Lightweight, Strong, Hydrostable, Bendable, Rolled-Up, and Biodegradable Straws Enabled by Nano- and Microarchitecture Tuning of the Wood Cell Wall and Molecular Welding Strategy

Abstract

Plastic pollution has become a global environmental challenge. Specifically, plastic straws are widely discarded and do not naturally decompose. Paper straws, as alternatives, suffer from weak mechanical strength, poor water/beverage stability, and lack of bendability. Here, an all-natural plastic substitute is fabricated using a top-down approach. After lignin is selectively removed from a natural wood slice, the delignified wood is infiltrated with chitosan solution. The chitosan-infiltrated wood, in its wet state, is highly flexible, moldable, and can be rolled into desired shapes. After drying, strong hydrogen bonds form at the cellulose/chitosan interfaces, making it an all-natural plastic substitute.

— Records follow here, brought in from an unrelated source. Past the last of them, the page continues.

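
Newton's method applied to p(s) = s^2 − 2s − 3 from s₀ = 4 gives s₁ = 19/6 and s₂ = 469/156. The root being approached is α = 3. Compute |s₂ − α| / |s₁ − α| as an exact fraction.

s₁ − α = 19/6 − 3 = 1/6, so |s₁ − α| = 1/6.
s₂ − α = 469/156 − 3 = 1/156, so |s₂ − α| = 1/156.
Ratio = (1/156) / (1/6) = 1/26.

1/26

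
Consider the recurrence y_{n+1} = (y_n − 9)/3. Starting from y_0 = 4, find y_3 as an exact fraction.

−113/27

y_1 = (4 − 9)/3 = −5/3.
y_2 = ((−5/3) − 9)/3 = −32/9.
y_3 = ((−32/9) − 9)/3 = −113/27.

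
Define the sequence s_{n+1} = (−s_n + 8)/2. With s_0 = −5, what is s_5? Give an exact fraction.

s_1 = (−(−5) + 8)/2 = 13/2.
s_2 = (−(13/2) + 8)/2 = 3/4.
s_3 = (−(3/4) + 8)/2 = 29/8.
s_4 = (−(29/8) + 8)/2 = 35/16.
s_5 = (−(35/16) + 8)/2 = 93/32.

93/32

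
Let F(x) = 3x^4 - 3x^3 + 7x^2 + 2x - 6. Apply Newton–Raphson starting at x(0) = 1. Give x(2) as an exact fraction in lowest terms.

F'(x) = 12x^3 - 9x^2 + 14x + 2.
F(1) = 3, F'(1) = 19, so x(1) = 1 - 3/19 = 16/19.
F(16/19) = 47610/130321, F'(16/19) = 99958/6859, so x(2) = (16/19) - (47610/130321)/(99958/6859) = 33733/41287.

33733/41287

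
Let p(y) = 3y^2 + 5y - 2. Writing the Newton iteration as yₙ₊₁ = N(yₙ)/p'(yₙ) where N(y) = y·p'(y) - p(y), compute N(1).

p'(y) = 6y + 5.
N(y) = y·p'(y) - p(y) = y·(6y + 5) - (3y^2 + 5y - 2) = 3y^2 + 2.
N(1) = 5.

5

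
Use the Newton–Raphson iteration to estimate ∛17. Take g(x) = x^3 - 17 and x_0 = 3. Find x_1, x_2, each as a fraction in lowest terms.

g'(x) = 3x^2.
g(3) = 10, g'(3) = 27, so x_1 = 3 - 10/27 = 71/27.
g(71/27) = 23300/19683, g'(71/27) = 5041/243, so x_2 = (71/27) - (23300/19683)/(5041/243) = 1050433/408321.

x_1 = 71/27, x_2 = 1050433/408321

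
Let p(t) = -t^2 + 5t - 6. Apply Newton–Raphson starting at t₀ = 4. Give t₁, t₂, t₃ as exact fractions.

p'(t) = -2t + 5.
p(4) = -2, p'(4) = -3, so t₁ = 4 - (-2)/(-3) = 10/3.
p(10/3) = -4/9, p'(10/3) = -5/3, so t₂ = (10/3) - (-4/9)/(-5/3) = 46/15.
p(46/15) = -16/225, p'(46/15) = -17/15, so t₃ = (46/15) - (-16/225)/(-17/15) = 766/255.

t₁ = 10/3, t₂ = 46/15, t₃ = 766/255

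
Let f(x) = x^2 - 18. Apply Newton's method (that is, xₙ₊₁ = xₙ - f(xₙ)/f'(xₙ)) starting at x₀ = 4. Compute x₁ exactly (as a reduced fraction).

17/4

f'(x) = 2x.
f(4) = -2, f'(4) = 8, so x₁ = 4 - (-2)/8 = 17/4.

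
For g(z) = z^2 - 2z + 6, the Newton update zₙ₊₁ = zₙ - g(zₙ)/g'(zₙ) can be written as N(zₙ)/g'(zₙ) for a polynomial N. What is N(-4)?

g'(z) = 2z - 2.
N(z) = z·g'(z) - g(z) = z·(2z - 2) - (z^2 - 2z + 6) = z^2 - 6.
N(-4) = 10.

10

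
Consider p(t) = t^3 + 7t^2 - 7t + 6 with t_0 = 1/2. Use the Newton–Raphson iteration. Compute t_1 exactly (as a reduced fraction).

-16/3

p'(t) = 3t^2 + 14t - 7.
p(1/2) = 35/8, p'(1/2) = 3/4, so t_1 = (1/2) - (35/8)/(3/4) = -16/3.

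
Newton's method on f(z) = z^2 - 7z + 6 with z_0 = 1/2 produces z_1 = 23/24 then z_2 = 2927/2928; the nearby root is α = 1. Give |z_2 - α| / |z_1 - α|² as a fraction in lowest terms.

12/61

z_1 - α = 23/24 - 1 = -1/24, so |z_1 - α| = 1/24.
z_2 - α = 2927/2928 - 1 = -1/2928, so |z_2 - α| = 1/2928.
|z_1 - α|² = 1/576.
Ratio = (1/2928) / (1/576) = 12/61.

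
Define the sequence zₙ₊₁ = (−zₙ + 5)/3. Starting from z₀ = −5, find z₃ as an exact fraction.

z₁ = (−(−5) + 5)/3 = 10/3.
z₂ = (−(10/3) + 5)/3 = 5/9.
z₃ = (−(5/9) + 5)/3 = 40/27.

40/27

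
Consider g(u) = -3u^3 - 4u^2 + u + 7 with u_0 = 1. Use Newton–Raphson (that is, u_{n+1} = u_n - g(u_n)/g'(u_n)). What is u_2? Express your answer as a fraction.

38323/36168

g'(u) = -9u^2 - 8u + 1.
g(1) = 1, g'(1) = -16, so u_1 = 1 - 1/(-16) = 17/16.
g(17/16) = -211/4096, g'(17/16) = -4521/256, so u_2 = (17/16) - (-211/4096)/(-4521/256) = 38323/36168.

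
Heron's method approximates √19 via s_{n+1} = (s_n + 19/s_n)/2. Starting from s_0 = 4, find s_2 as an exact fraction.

2441/560

s_1 = (4 + 19/4)/2 = 35/8.
s_2 = (35/8 + 19/(35/8))/2 = 2441/560.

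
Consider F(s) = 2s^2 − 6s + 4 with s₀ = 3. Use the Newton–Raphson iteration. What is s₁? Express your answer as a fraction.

7/3

F'(s) = 4s − 6.
F(3) = 4, F'(3) = 6, so s₁ = 3 − 4/6 = 7/3.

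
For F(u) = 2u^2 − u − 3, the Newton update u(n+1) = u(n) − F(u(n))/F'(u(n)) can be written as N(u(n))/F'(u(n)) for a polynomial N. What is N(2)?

F'(u) = 4u − 1.
N(u) = u·F'(u) − F(u) = u·(4u − 1) − (2u^2 − u − 3) = 2u^2 + 3.
N(2) = 11.

11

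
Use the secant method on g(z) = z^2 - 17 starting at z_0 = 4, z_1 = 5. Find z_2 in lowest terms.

g(4) = -1, g(5) = 8. z_2 = 5 - 8·(5 - 4)/(8 - (-1)) = 37/9.

37/9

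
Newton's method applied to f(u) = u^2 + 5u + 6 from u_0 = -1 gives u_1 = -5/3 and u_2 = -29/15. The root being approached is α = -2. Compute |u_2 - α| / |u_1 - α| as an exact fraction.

1/5

u_1 - α = -5/3 - (-2) = -5/3 + 2 = 1/3, so |u_1 - α| = 1/3.
u_2 - α = -29/15 - (-2) = -29/15 + 2 = 1/15, so |u_2 - α| = 1/15.
Ratio = (1/15) / (1/3) = 1/5.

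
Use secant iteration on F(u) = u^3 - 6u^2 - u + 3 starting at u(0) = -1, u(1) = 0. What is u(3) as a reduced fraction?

-4/3

F(-1) = -3, F(0) = 3. u(2) = 0 - 3·(0 - (-1))/(3 - (-3)) = -1/2.
F(0) = 3, F(-1/2) = 15/8. u(3) = (-1/2) - (15/8)·((-1/2) - 0)/((15/8) - 3) = -4/3.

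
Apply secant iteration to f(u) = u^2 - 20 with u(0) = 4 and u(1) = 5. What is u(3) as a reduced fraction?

f(4) = -4, f(5) = 5. u(2) = 5 - 5·(5 - 4)/(5 - (-4)) = 40/9.
f(5) = 5, f(40/9) = -20/81. u(3) = (40/9) - (-20/81)·((40/9) - 5)/((-20/81) - 5) = 76/17.

76/17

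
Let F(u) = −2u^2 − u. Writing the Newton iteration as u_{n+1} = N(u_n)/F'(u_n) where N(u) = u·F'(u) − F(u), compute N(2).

F'(u) = −4u − 1.
N(u) = u·F'(u) − F(u) = u·(−4u − 1) − (−2u^2 − u) = −2u^2.
N(2) = −8.

−8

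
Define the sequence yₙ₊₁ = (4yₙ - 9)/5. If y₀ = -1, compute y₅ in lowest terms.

-19933/3125

y₁ = (4·(-1) - 9)/5 = -13/5.
y₂ = (4·(-13/5) - 9)/5 = -97/25.
y₃ = (4·(-97/25) - 9)/5 = -613/125.
y₄ = (4·(-613/125) - 9)/5 = -3577/625.
y₅ = (4·(-3577/625) - 9)/5 = -19933/3125.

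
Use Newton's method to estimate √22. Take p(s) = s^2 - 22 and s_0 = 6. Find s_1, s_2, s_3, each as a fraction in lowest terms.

s_1 = 29/6, s_2 = 1633/348, s_3 = 5330977/1136568

p'(s) = 2s.
p(6) = 14, p'(6) = 12, so s_1 = 6 - 14/12 = 29/6.
p(29/6) = 49/36, p'(29/6) = 29/3, so s_2 = (29/6) - (49/36)/(29/3) = 1633/348.
p(1633/348) = 2401/121104, p'(1633/348) = 1633/174, so s_3 = (1633/348) - (2401/121104)/(1633/174) = 5330977/1136568.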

By enclosing two sides using a chitosan adhesive, an all-natural straw is produced with a superior mechanical strength of 242 MPa, higher than polypropylene and paper straws. After baking, the all-natural straws show high water stability and maintain high mechanical strength in water (136 MPa) and carbonated beverages (71 MPa) for >2 days. A water-moldable process also creates accordion-like joints, giving the all-natural straws superior bendability (120°) and compressibility (50%). The all-natural straws exhibit high biocompatibility, full biodegradability in 5 months, and high circularity. Overall, the eco-friendly fabrication of all-natural straws holds great potential in addressing the ongoing pollution of plastic straws.